Here’s my recent experience.
First I watched the quick tutorial at
Customers create an account using their email address and a password. Then they can shop by brand (including Keebler, Purina and Kraft) or by aisle (such as dairy, produce or meats).
Within a few minutes I had four items in my cart and was ready to check out. But I couldn’t find the “checkout lane” on the website. Clicking on “my cart” just brought up another page of information. A call to the store and a couple of more tries took care of the glitch. I paid for my order and printed out my receipt.
I had set a pickup time for later in the day but then stressed about making it on time. But not to worry, Zoomin keeps the items at the proper temperatures until their customers arrive, even if it is the next day.
Since I didn’t have my pickup code on my printout (my fault for getting in a rush and grabbing the wrong page), I was directed to pull over into a covered parking lane. A woman in an SUV in the next lane, who had stopped to see what Zoomin was all about, asked me what I thought of the drive-through grocery store. She thought that Olathe might be a little too old-school for Zoomin.

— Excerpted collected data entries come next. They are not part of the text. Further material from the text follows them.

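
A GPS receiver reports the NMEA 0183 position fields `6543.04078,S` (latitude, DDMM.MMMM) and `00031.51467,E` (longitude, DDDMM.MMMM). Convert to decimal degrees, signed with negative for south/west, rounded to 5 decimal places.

Latitude: split at 2 digits → 65° and 43.04078′; 65 + 43.04078/60 = 65.717346
S ⇒ negate
Lon: split at 3 digits → 000° and 31.51467′; 0 + 31.51467/60 = 0.525245
E → positive

-65.71735, 0.52524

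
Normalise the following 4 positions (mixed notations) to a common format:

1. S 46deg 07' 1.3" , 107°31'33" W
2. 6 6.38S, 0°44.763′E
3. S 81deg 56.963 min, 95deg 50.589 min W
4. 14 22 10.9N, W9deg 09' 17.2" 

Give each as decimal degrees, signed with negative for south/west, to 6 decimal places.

1. -46.117028, -107.525833
2. -6.106333, 0.746050
3. -81.949383, -95.843150
4. 14.369694, -9.154778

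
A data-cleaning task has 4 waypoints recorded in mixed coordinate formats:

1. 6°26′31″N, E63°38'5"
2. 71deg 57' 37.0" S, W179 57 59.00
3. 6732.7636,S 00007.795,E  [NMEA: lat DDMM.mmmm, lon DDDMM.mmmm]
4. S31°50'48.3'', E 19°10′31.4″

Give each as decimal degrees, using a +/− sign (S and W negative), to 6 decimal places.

1. 6.441944, 63.634722
2. -71.960278, -179.966389
3. -67.546060, 0.129917
4. -31.846750, 19.175389

Point 1:
  Latitude: 6 + 26/60 + 31/3600 = 6.4419444
  N ⇒ keep positive
  Lon: 63° + 38/60 + 5/3600 = 63 + 0.633333 + 0.001389 = 63.6347222
  E ⇒ keep positive
Point 2:
  φ: 71 + 57/60 + 37/3600 = 71.9602778
  S → negative
  λ: 179° + 57/60 + 59/3600 = 179 + 0.950000 + 0.016389 = 179.9663889
  W ⇒ negate
Point 3:
  Latitude: split at 2 digits → 67° and 32.7636′; 67 + 32.7636/60 = 67.5460600
  hemisphere S, so the sign is −
  Lon: degrees = first 3 digits = 0, minutes = 7.795; 0 + 7.795/60 = 0.1299167
  E ⇒ keep positive
Point 4:
  φ: 50′ + 48.3″ = 50.80500′; 31 + 50.80500/60 = 31.8467500
  hemisphere S, so the sign is −
  Lon: 10′ + 31.4″ = 10.52333′; 19 + 10.52333/60 = 19.1753889
  E → positive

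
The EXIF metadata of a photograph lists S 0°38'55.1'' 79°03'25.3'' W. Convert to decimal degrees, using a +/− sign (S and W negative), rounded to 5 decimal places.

Lat: 0° + 38/60 + 55.1/3600 = 0 + 0.633333 + 0.015306 = 0.648639
S ⇒ negate
Lon: 79° + 3/60 + 25.3/3600 = 79 + 0.050000 + 0.007028 = 79.057028
W → negative

-0.64864, -79.05703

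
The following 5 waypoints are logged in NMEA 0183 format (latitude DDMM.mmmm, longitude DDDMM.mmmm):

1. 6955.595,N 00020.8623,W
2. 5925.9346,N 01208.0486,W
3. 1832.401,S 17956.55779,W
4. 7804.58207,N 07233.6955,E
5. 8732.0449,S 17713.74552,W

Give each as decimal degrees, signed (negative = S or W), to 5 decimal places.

1. 69.92658, -0.34771
2. 59.43224, -12.13414
3. -18.54002, -179.94263
4. 78.07637, 72.56159
5. -87.53408, -177.22909

Point 1:
  Lat: split at 2 digits → 69° and 55.595′; 69 + 55.595/60 = 69.926583
  N ⇒ keep positive
  λ: degrees = first 3 digits = 0, minutes = 20.8623; 0 + 20.8623/60 = 0.347705
  W → negative
Point 2:
  Latitude: split at 2 digits → 59° and 25.9346′; 59 + 25.9346/60 = 59.432243
  N ⇒ keep positive
  Lon: degrees = first 3 digits = 12, minutes = 8.0486; 12 + 8.0486/60 = 12.134143
  W → negative
Point 3:
  Lat: split at 2 digits → 18° and 32.401′; 18 + 32.401/60 = 18.540017
  S ⇒ negate
  Longitude: split at 3 digits → 179° and 56.55779′; 179 + 56.55779/60 = 179.942630
  W ⇒ negate
Point 4:
  φ: split at 2 digits → 78° and 4.58207′; 78 + 4.58207/60 = 78.076368
  N ⇒ keep positive
  λ: degrees = first 3 digits = 72, minutes = 33.6955; 72 + 33.6955/60 = 72.561592
  E ⇒ keep positive
Point 5:
  Latitude: split at 2 digits → 87° and 32.0449′; 87 + 32.0449/60 = 87.534082
  S → negative
  Lon: split at 3 digits → 177° and 13.74552′; 177 + 13.74552/60 = 177.229092
  W ⇒ negate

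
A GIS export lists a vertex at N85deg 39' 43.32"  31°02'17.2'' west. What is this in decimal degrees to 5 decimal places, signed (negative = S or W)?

85.66203, -31.03811

Latitude: 39′ + 43.32″ = 39.72200′; 85 + 39.72200/60 = 85.662033
N → positive
Lon: 31° + 2/60 + 17.2/3600 = 31 + 0.033333 + 0.004778 = 31.038111
W ⇒ negate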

Even without my code, my groceries were packed up in my Jeep by some friendly Zoomin workers (there is no additional fee for the service, and the market will not allow tipping) and I was out of the lot 5 minutes after arriving.
I couldn’t wait to compare prices. Strawberries were $2.95 a pound at Zoomin. At one nearby discounter they were $2.49, but they were $3.99 at an area grocery store chain. I did regret my impulse purchase, Keebler Fudge Sticks for $3.69 at Zoomin. They were $1.99 at the discounter, $3.19 at the supermarket — but also $3.69 at another standard grocer.

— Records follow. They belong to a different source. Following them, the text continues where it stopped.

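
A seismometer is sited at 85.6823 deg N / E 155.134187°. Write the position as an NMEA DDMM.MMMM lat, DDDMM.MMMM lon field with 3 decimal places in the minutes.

8540.938,N / 15508.051,E

Latitude: fractional part 0.682300 → 40.93800 minutes
Longitude: 155° + 0.134187 × 60 = 155° 8.05122′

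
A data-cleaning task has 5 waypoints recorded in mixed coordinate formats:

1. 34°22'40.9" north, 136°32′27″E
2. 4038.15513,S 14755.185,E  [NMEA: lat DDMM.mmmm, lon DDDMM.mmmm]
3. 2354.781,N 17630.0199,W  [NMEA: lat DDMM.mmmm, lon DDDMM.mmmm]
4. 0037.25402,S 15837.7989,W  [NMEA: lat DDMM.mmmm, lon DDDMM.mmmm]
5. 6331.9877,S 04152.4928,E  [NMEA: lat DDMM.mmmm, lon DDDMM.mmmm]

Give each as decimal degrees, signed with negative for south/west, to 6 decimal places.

1. 34.378028, 136.540833
2. -40.635919, 147.919750
3. 23.913017, -176.500332
4. -0.620900, -158.629982
5. -63.533128, 41.874880

Point 1:
  Lat: 34 + 22/60 + 40.9/3600 = 34.3780278
  N ⇒ keep positive
  λ: 136 + 32/60 + 27/3600 = 136.5408333
  E ⇒ keep positive
Point 2:
  Latitude: split at 2 digits → 40° and 38.15513′; 40 + 38.15513/60 = 40.6359188
  S → negative
  Lon: degrees = first 3 digits = 147, minutes = 55.185; 147 + 55.185/60 = 147.9197500
  E ⇒ keep positive
Point 3:
  φ: degrees = first 2 digits = 23, minutes = 54.781; 23 + 54.781/60 = 23.9130167
  N ⇒ keep positive
  Lon: split at 3 digits → 176° and 30.0199′; 176 + 30.0199/60 = 176.5003317
  W ⇒ negate
Point 4:
  Lat: degrees = first 2 digits = 0, minutes = 37.25402; 0 + 37.25402/60 = 0.6209003
  hemisphere S, so the sign is −
  Lon: degrees = first 3 digits = 158, minutes = 37.7989; 158 + 37.7989/60 = 158.6299817
  W ⇒ negate
Point 5:
  Latitude: split at 2 digits → 63° and 31.9877′; 63 + 31.9877/60 = 63.5331283
  S ⇒ negate
  Longitude: degrees = first 3 digits = 41, minutes = 52.4928; 41 + 52.4928/60 = 41.8748800
  E ⇒ keep positive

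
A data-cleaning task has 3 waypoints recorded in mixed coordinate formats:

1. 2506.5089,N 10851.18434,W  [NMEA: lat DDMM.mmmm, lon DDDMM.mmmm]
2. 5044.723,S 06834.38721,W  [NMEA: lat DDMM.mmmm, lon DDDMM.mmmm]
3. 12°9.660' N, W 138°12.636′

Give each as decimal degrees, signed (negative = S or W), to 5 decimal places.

1. 25.10848, -108.85307
2. -50.74538, -68.57312
3. 12.16100, -138.21060

Point 1:
  φ: split at 2 digits → 25° and 6.5089′; 25 + 6.5089/60 = 25.108482
  N ⇒ keep positive
  Longitude: split at 3 digits → 108° and 51.18434′; 108 + 51.18434/60 = 108.853072
  W → negative
Point 2:
  Lat: degrees = first 2 digits = 50, minutes = 44.723; 50 + 44.723/60 = 50.745383
  S → negative
  Longitude: degrees = first 3 digits = 68, minutes = 34.38721; 68 + 34.38721/60 = 68.573120
  W → negative
Point 3:
  φ: 9.66′ = 0.161000°; total 12.161000
  N ⇒ keep positive
  Longitude: 12.636′ = 0.210600°; total 138.210600
  W ⇒ negate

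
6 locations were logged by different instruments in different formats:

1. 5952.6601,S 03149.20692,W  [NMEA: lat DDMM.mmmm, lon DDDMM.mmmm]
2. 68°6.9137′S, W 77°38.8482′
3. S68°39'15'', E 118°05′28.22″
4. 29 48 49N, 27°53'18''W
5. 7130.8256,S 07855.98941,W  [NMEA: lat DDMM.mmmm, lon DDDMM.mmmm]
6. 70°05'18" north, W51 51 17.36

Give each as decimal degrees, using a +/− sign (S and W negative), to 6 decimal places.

Point 1:
  φ: split at 2 digits → 59° and 52.6601′; 59 + 52.6601/60 = 59.8776683
  S → negative
  Longitude: split at 3 digits → 031° and 49.20692′; 31 + 49.20692/60 = 31.8201153
  hemisphere W, so the sign is −
Point 2:
  φ: 6.9137′ = 0.115228°; total 68.1152283
  S ⇒ negate
  λ: 38.8482′ = 0.647470°; total 77.6474700
  W → negative
Point 3:
  Lat: 39′ + 15″ = 39.25000′; 68 + 39.25000/60 = 68.6541667
  hemisphere S, so the sign is −
  Lon: 5′ + 28.22″ = 5.47033′; 118 + 5.47033/60 = 118.0911722
  E → positive
Point 4:
  φ: 29° + 48/60 + 49/3600 = 29 + 0.800000 + 0.013611 = 29.8136111
  N → positive
  Longitude: 27 + 53/60 + 18/3600 = 27.8883333
  W → negative
Point 5:
  Lat: split at 2 digits → 71° and 30.8256′; 71 + 30.8256/60 = 71.5137600
  hemisphere S, so the sign is −
  Longitude: degrees = first 3 digits = 78, minutes = 55.98941; 78 + 55.98941/60 = 78.9331568
  hemisphere W, so the sign is −
Point 6:
  Latitude: 5′ + 18″ = 5.30000′; 70 + 5.30000/60 = 70.0883333
  N ⇒ keep positive
  Longitude: 51 + 51/60 + 17.36/3600 = 51.8548222
  W → negative

1. -59.877668, -31.820115
2. -68.115228, -77.647470
3. -68.654167, 118.091172
4. 29.813611, -27.888333
5. -71.513760, -78.933157
6. 70.088333, -51.854822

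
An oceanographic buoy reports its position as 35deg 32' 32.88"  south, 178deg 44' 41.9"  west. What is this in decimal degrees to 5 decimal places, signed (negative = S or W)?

-35.54247, -178.74497

Lat: 35° + 32/60 + 32.88/3600 = 35 + 0.533333 + 0.009133 = 35.542467
S ⇒ negate
λ: 178 + 44/60 + 41.9/3600 = 178.744972
W ⇒ negate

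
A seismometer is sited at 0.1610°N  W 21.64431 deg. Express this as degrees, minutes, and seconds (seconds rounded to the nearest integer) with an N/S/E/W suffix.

Latitude: 0.161000° → 9.66000′; 0.66000 × 60 = 39.60″
λ: whole degrees 21; 38.65860′ → 38′ and 39.52″

0°09′40″ N, 21°38′40″ W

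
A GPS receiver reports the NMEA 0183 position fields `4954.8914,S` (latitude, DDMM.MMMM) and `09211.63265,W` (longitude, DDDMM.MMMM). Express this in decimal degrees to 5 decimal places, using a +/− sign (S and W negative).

-49.91486, -92.19388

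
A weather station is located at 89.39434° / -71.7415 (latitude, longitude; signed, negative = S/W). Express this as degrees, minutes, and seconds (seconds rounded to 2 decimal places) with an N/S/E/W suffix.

89°23′39.62″ N, 71°44′29.40″ W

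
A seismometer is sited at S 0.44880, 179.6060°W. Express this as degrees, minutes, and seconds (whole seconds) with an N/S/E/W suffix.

0°26′56″ S, 179°36′22″ W

Latitude: whole degrees 0; 26.92800′ → 26′ and 55.68″
λ: 0.606000 × 60 = 36.36000′ → 36′, remainder × 60 = 21.60″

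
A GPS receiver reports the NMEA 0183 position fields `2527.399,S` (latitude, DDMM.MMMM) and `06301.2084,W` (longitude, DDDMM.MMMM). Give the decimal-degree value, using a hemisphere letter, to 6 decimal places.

Lat: degrees = first 2 digits = 25, minutes = 27.399; 25 + 27.399/60 = 25.4566500
λ: split at 3 digits → 063° and 1.2084′; 63 + 1.2084/60 = 63.0201400

25.456650° S, 63.020140° W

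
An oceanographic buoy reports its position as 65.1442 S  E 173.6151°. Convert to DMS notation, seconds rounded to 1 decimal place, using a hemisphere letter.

65°08′39.1″ S, 173°36′54.4″ E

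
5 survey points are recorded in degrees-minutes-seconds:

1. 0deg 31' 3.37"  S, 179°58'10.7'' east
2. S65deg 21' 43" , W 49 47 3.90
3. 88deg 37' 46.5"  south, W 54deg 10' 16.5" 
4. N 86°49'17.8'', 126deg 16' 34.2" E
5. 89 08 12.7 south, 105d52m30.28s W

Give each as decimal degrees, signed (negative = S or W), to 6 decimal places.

Point 1:
  φ: 0° + 31/60 + 3.37/3600 = 0 + 0.516667 + 0.000936 = 0.5176028
  hemisphere S, so the sign is −
  λ: 179° + 58/60 + 10.7/3600 = 179 + 0.966667 + 0.002972 = 179.9696389
  E ⇒ keep positive
Point 2:
  Lat: 21′ + 43″ = 21.71667′; 65 + 21.71667/60 = 65.3619444
  S → negative
  Lon: 49 + 47/60 + 3.9/3600 = 49.7844167
  W → negative
Point 3:
  Lat: 37′ + 46.5″ = 37.77500′; 88 + 37.77500/60 = 88.6295833
  hemisphere S, so the sign is −
  Longitude: 10′ + 16.5″ = 10.27500′; 54 + 10.27500/60 = 54.1712500
  W ⇒ negate
Point 4:
  φ: 49′ + 17.8″ = 49.29667′; 86 + 49.29667/60 = 86.8216111
  N ⇒ keep positive
  λ: 16′ + 34.2″ = 16.57000′; 126 + 16.57000/60 = 126.2761667
  E → positive
Point 5:
  Lat: 8′ + 12.7″ = 8.21167′; 89 + 8.21167/60 = 89.1368611
  hemisphere S, so the sign is −
  Longitude: 52′ + 30.28″ = 52.50467′; 105 + 52.50467/60 = 105.8750778
  hemisphere W, so the sign is −

1. -0.517603, 179.969639
2. -65.361944, -49.784417
3. -88.629583, -54.171250
4. 86.821611, 126.276167
5. -89.136861, -105.875078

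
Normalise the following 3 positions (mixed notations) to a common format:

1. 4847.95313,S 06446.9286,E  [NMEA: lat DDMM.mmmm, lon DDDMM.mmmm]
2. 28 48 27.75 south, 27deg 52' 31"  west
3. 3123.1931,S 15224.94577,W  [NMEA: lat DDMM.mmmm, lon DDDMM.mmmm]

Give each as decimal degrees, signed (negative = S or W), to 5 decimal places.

1. -48.79922, 64.78214
2. -28.80771, -27.87528
3. -31.38655, -152.41576

Point 1:
  Latitude: degrees = first 2 digits = 48, minutes = 47.95313; 48 + 47.95313/60 = 48.799219
  S ⇒ negate
  Lon: degrees = first 3 digits = 64, minutes = 46.9286; 64 + 46.9286/60 = 64.782143
  E ⇒ keep positive
Point 2:
  φ: 28° + 48/60 + 27.75/3600 = 28 + 0.800000 + 0.007708 = 28.807708
  S → negative
  Lon: 27 + 52/60 + 31/3600 = 27.875278
  W ⇒ negate
Point 3:
  φ: split at 2 digits → 31° and 23.1931′; 31 + 23.1931/60 = 31.386552
  S ⇒ negate
  Longitude: split at 3 digits → 152° and 24.94577′; 152 + 24.94577/60 = 152.415763
  hemisphere W, so the sign is −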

Yerkes said this is the kind of feedback he’s looking for. He wants his prices to be in the same range as his competition. Zoomin doesn’t have to pay cashiers since their customers are checking out online, and they don’t have to dress up the interior of the store, which is a warehouse stockroom. They also don’t have the insurance costs of a walk-in retail establishment.
Zoomin Market carries many standard grocery items — meat and fish, prepared foods, pet care, cereal, canned goods, baking items, seasonings and spices, pasta, frozen baked goods, fruit and vegetables, bottled water and soft drinks, condiments and salad dressings, snacks, and baby food and diapers. It also carries several local brands including coffee from the Broadway Roasting Co. It hopes to add special pork and sausage products from the Local Pig’s wholesale plant.
Zoomin expected to draw from a range of five miles or less, much like a traditional grocery store. However, the drive-through grocery has had customers from Spring Hill, Edgerton and even south Kansas City.
But is it too “old-school” for some?
“Younger people grow up using their mobile devices for ordering,” Yerkes said. “People are saying they are sitting down with their elderly parents to place their orders. One mom was sitting in the doctor’s office placing her order. Another was like, ‘Are you kidding? I don’t have to get my kids out of the car,’ on why she liked it. The family also can sit down and plan the meals at home.”
Zoomin Market is on the former Gambucci’s Italian Restaurant site. Zoomin bought the 10,318-square-foot building, gutted it and expanded by about 4,000 square feet. The store is open daily from 8 a.m. to 8 p.m.
The owners are looking at sites in Johnson County for another location, and they hope to open a third Zoomin on the Missouri side of the state line.
“We want to get our feet under us here and then expand the concept,” Yerkes said.